Lady Windermere’s Fan
It was Oscar Wilde’s first major theatrical hit, but Lady Windermere’s Fan is rather better known these days for its famous one-liners than its content. And “we are all in the gutter, but some of us are looking at the stars” is an apt description for a revival which aims high enough, but never quite soars.
Wilde’s hugely contrived story revolves around secret payments which Lord Windermere (a genteel and restrained Milo Twomey) pays to Mrs Erlynne. As Lady Windermere begins to suspect foul play, she is encouraged by Lord Darlington (a foppish but rather timid Samuel Collings) to leave her husband and small child and run away with him. The problem is that Lord Windermere is so eminently sensible, it seems ridiculous that he would not just tell his wife why he needed to make such payments. Wilde simultaneously condemns Victorian society’s obsession with propriety and plays along with it.
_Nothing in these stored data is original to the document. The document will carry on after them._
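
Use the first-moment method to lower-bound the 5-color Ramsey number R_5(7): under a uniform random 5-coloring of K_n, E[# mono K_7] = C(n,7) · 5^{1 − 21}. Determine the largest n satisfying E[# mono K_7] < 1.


We need C(n, 7) · 5^{1 − 21} < 1, i.e. C(n, 7) < 5^{21 − 1} = 95367431640625.
Check values of n near the boundary:
  n = 336: C(336, 7) = 90079147136880; 90079147136880 < 95367431640625? YES
  n = 337: C(337, 7) = 91989916924632; 91989916924632 < 95367431640625? YES
  n = 338: C(338, 7) = 93935323022736; 93935323022736 < 95367431640625? YES
  n = 339: C(339, 7) = 95915887062372; 95915887062372 < 95367431640625? NO
  n = 340: C(340, 7) = 97932136940560; 97932136940560 < 95367431640625? NO
The largest n with C(n, 7) < 95367431640625 is n = 338 (where E[X] = 93935323022736/95367431640625 ≈ 0.9849833). Hence R_5(7) > 338, i.e. R_5(7) ≥ 339.

Largest n = 338; hence R_5(7) > 338.


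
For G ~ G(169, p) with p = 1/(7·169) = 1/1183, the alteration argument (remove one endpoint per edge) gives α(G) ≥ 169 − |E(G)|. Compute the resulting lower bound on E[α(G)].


E[|E(G)|] = C(169, 2)·p = 14196 · (1/1183) = 12.
E[α(G)] ≥ n − E[|E(G)|] = 169 − 12 = 157.
Numerically: ≈ 157.0000.
(This is only a lower bound; the true E[α(G)] may be larger.)

E[α(G)] ≥ 157 ≈ 157.0000.


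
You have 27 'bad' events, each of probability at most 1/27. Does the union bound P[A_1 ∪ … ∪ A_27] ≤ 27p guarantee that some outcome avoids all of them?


Union bound: P[∪_{i=1}^{27} A_i] ≤ Σ_i P[A_i] ≤ 27·p = 27·(1/27) = 1.
Numerically: 1 ≈ 1.000000.
Is 1 < 1? NO.
Since the bound 1 is ≥ 1, the union bound is uninformative here; it does NOT by itself certify existence.

27·p = 1 ≈ 1.000000; existence NOT certified by the union bound.


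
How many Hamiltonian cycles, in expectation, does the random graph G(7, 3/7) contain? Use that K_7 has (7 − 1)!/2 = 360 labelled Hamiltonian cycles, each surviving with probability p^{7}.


K_7 has (7 − 1)!/2 = 360 labelled Hamiltonian cycles.
For each such Hamiltonian cycle H, let X_H = 1 if all 7 edges of H are present in G. Then P[X_H = 1] = p^{7} = (3/7)^{7} = 2187/823543.
Summing the indicators: E[X] = Σ_H E[X_H] = 360 · p^{7} = 360 · 2187/823543 = 787320/823543.
Numerically: E[X] ≈ 0.956016.

E[X] = 360 · (3/7)^{7} = 787320/823543 ≈ 0.956016.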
Can Wilde have it both ways? Director Greg Hersov and Laura Rees as Lady Windermere seem unsure. In the first half in particular, Rees seems to struggle with her lead role; it’s a stiff, awkward performance which thankfully softens dramatically when she finds a kind of redemption.
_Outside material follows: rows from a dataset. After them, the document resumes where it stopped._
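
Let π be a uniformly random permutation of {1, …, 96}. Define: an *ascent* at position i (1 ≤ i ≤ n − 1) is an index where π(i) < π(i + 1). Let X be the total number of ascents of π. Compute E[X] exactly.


Write X = Σ X_I over i = 1, …, 95, with X_I the indicator of one ascent.
There are 95 indicators.
For each fixed i, the pair (π(i), π(i+1)) is a uniformly random ordered pair of distinct values from {1, …, 96}; by symmetry P[π(i) < π(i+1)] = 1/2.
By linearity: E[X] = 95 · (1/2) = (96 − 1) · (1/2) = 95/2 ≈ 47.50000.

E[X] = 95/2 = 47.50000.


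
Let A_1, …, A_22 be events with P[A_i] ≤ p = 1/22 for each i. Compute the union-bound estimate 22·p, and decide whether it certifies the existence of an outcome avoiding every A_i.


Union bound: P[∪_{i=1}^{22} A_i] ≤ Σ_i P[A_i] ≤ 22·p = 22·(1/22) = 1.
Numerically: 1 ≈ 1.000000.
Is 1 < 1? NO.
Since the bound 1 is ≥ 1, the union bound is uninformative here; it does NOT by itself certify existence.

22·p = 1 ≈ 1.000000; existence NOT certified by the union bound.


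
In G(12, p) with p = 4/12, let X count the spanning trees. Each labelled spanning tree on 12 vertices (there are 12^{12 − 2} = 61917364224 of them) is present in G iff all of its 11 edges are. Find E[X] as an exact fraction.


K_12 has 12^{12 − 2} = 61917364224 labelled spanning trees.
For each such spanning tree H, let X_H = 1 if all 11 edges of H are present in G. Then P[X_H = 1] = p^{11} = (1/3)^{11} = 1/177147.
By linearity of expectation: E[X] = Σ_H E[X_H] = 61917364224 · p^{11} = 61917364224 · 1/177147 = 1048576/3.
Numerically: E[X] ≈ 349525.

E[X] = 61917364224 · (1/3)^{11} = 1048576/3 ≈ 349525.


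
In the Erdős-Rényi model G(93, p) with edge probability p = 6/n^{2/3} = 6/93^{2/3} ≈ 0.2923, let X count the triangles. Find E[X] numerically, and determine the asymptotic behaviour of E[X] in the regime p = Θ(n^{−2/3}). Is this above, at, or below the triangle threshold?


Number of potential triangles: C(93, 3) = 129766.
Each occurs with probability p³ ≈ (0.2923)³ ≈ 2.497399e-02.
By linearity: E[X] = C(93, 3)·p³ ≈ 129766 · 2.497399e-02 ≈ 3240.7742.
Since α = 2/3 < 1, p = c/n^{2/3} ≫ 1/n is above the triangle threshold p ~ 1/n. Asymptotically E[X] ~ (c³/6)·n^{3(1−α)} = (6³/6)·n^{1} → ∞; triangles are abundant w.h.p.

E[X] ≈ 3240.7742; in regime p = Θ(1/n^{2/3}) E[X] diverges (above the triangle threshold p ~ 1/n).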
Nevertheless, there is comedy in the protagonists trying to sort out the mess they get themselves into. Oliver Gomm teases out every last pound of humour from his society character Cecil Graham, and Bernice Stegers is on almost pantomime dame-esque form as the meddling Duchess who first suggests not everything is rosy in the Windermeres’ marriage. Her costumes are hilariously over the top - necessarily so because the set is curiously muted. Which, in the end, just about sums up this uneven revival.